While Velodyne make great subs I would not class the minivee as a sub woofer due to its size and laws of physics, I mean it would make a great sub for your PC or another system in a much smaller room but other than that I really would spend your money more wisely and as Dennis and Tony has mentioned SVS offer superior subs for around the same sort of price band, the SVS SB12+ springs to mind....


----------



## jackfish (Dec 27, 2006)

There is a new Definitive Technology SuperCube III on AudiogoN right now for $500 US. Hard to beat for your application.

http://www.definitivetech.com/Products/products.aspx?path=Subwoofers&productid=SuperCube III 

I would not necessarily define any ported SVS subwoofer as fast and musical. The SVS sealed models approach those qualities. Even the discontinued SVS SB12-Plus cost at least $699 US or $737 CDN, the new SB12-Plus would be more.

An Elemental Designs A5s-300 for $550 should get consideration as well.

http://www.edesignaudio.com/product_info.php?t=2&products_id=681


----------



## Bucket (Aug 12, 2009)

The SVS PB10-NSD would fit your budget and they do have a Canadian distributor, or the Paradigm DSP-3200 if you have a local dealer. In the past (although its been a while) I've received 20-25% off list price from my Paradigm dealer, so if you can get something similar that would bring the DSP-3200 into the same range.

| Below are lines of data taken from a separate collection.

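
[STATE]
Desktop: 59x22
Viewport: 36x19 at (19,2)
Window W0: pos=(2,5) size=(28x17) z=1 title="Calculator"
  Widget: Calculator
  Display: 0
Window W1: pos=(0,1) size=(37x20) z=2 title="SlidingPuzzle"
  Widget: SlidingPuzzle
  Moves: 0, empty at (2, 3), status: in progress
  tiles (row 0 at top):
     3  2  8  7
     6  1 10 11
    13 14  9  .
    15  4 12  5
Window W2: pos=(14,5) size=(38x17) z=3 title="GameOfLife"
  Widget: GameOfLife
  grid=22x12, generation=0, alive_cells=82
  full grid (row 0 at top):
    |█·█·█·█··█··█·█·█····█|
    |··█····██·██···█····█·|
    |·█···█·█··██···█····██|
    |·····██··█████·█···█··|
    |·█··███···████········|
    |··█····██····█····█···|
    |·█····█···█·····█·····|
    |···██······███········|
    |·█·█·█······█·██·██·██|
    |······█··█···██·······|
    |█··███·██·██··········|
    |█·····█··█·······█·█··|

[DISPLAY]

                 ┃                  
─────────────────┨                  
──┐              ┃                  
━━━━━━━━━━━━━━━━━━━━━━━━━━━━━━━━┓   
eOfLife                         ┃   
────────────────────────────────┨   
 0                              ┃   
█·█··█··█·█·█····█              ┃   
···██·██···█····█·              ┃   
·█·█··██···█····██              ┃   
·██··█████·█···█··              ┃   
███···████········              ┃   
···██····█····█···              ┃   
··█···█·····█·····              ┃   
█······███········              ┃   
·█······█·██·██·██              ┃   
··█··█···██·······              ┃   
██·██·██··········              ┃   
··█··█·······█·█··              ┃   


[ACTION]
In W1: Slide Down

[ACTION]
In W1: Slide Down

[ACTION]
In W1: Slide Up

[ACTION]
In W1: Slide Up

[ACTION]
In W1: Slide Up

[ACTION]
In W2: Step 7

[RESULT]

                 ┃                  
─────────────────┨                  
──┐              ┃                  
━━━━━━━━━━━━━━━━━━━━━━━━━━━━━━━━┓   
eOfLife                         ┃   
────────────────────────────────┨   
 7                              ┃   
█··█······██···██·              ┃   
···███····█████·█·              ┃   
··█···███····██···              ┃   
····██·███···██·█·              ┃   
········█······██·              ┃   
█·········█·█·····              ┃   
··········███·····              ┃   
··██······██······              ┃   
█·██·······█······              ┃   
·███·██····██·····              ┃   
······███···█·····              ┃   
······███·········              ┃   
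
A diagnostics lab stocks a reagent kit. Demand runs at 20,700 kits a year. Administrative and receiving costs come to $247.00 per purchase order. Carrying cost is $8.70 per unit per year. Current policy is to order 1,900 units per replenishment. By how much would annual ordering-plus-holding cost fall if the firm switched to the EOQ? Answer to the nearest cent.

EOQ = √(2DS/H) = √(2 × 20,700 × 247 / 8.7) ≈ 1084.15.
Cost at Q* = (D/Q*)S + (Q*/2)H = √(2DSH) ≈ $9,432.10.
Cost at Q = 1,900: (20,700/1,900)×247 + (1,900/2)×8.7 = $2,691.00 + $8,265.00 = $10,956.00.
Excess = $10,956.00 − $9,432.10 = $1,523.90.

Extra cost ≈ $1,523.90 per year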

I haven't heard either but thought I'd throw those out there as possibilities. I think both are 300 rms, so lower than the 500 you were looking for.


----------



## tonyvdb (Sep 5, 2007)

Sonic Boom Audio is the Canadian distributor for SVS.

I did just want to point out to anyone who reads this thread that there really is no such thing as a "fast and musical sub" per say. Any sub that can handle movies will do very well with music. Music is mostly limited to frequencies above 30Hz so a smaller sub will work quite well but for movies a larger one will reproduce the lower frequencies much better. Also it does not really matter what size the driver is, the "speed" of the sub is dependent on the signal it gets and really has no barring on how fast it responds.


----------



## Chester (Feb 19, 2007)

Thanks Tony! I was about to say the same 
http://www.adireaudio.com/Files/WooferSpeed.pdf
^this is a great explanation of the concept

basically: the transient response (how fast it can respond to an impulse... in another sense, high frequency roll-off) is limited by the inductance of the voice coil, not the mass of the cone: added mass will require more energy to push the cone, which would decrease the efficiency, but would not affect the transient response


----------



## CharlieU (Jan 26, 2007)

andrew01 said:


> I have been thinking about making my own sub but unless presuaded I don't think I will. I would like a 8 to 10 inch sub for only 2 channel music. My room is about 15' by 30' with 7.5' ceiling with ceiling tiles. It can be placed in a corner but it will make it farther away than the speakers. I need to be able to use speaker level in on the plate amp because my Yaqin MC100B amp doesn't have a sub output or preouts. Buying used is perfectly fine for me and I would like at least 500 watts rms. Before i had a klipsch synergy 12 and it was good but I want something that will blow my socks off. I have seen a velvodyne minivee 10 that has 1000 watts rms and for 650. Thoughts?


In your room, I wouldn't do less than a 12" woofer. Guessing that enclosure size matters, then I would recommend two 10" subs for better balance and help in smoothing out some of the room effects. (Two 8" may work too) If $650 is your budget, get one sub now and the other later. I can't see one 8" or 10" sub blowing anyones socks off in that size room. More power in an amplifier doesn't necessarily guarantee more output. It's just a piece of the overall system that the engineers will choose to meet their design spec for the subwoofer.


----------



## tonyvdb (Sep 5, 2007)

CharlieU said:


> In your room, I wouldn't do less than a 12" woofer. Guessing that enclosure size matters, then I would recommend two 10" subs for better balance and help in smoothing out some of the room effects. (Two 8" may work too) If $650 is your budget, get one sub now and the other later. I can't see one 8" or 10" sub blowing anyones socks off in that size room. More power in an amplifier doesn't necessarily guarantee more output. It's just a piece of the overall system that the engineers will choose to meet their design spec for the subwoofer.


For lower frequencies and movies I do agree however for music a single 10" is more than sufficient. It becomes much harder to get the entire room filled with below 30Hz information and this is where multiple subs will come in handy. For music a well placed sub will work surprisingly well.


----------



## talmadge (May 4, 2010)

I have two velodyne minivee 8" subs with my Magnepans for music. They integrate very nicely with the maggies which is a difficult match for most subs. To say they are not true subs could not be more wrong. For reference I have an Earthquake Supernova MKV for home theater and it is a monster. Of course the minivees can not match the output but they do a better job for music only in my opinion, especially with a speaker like magnepans. By the way my room is roughly 17' x 22'


----------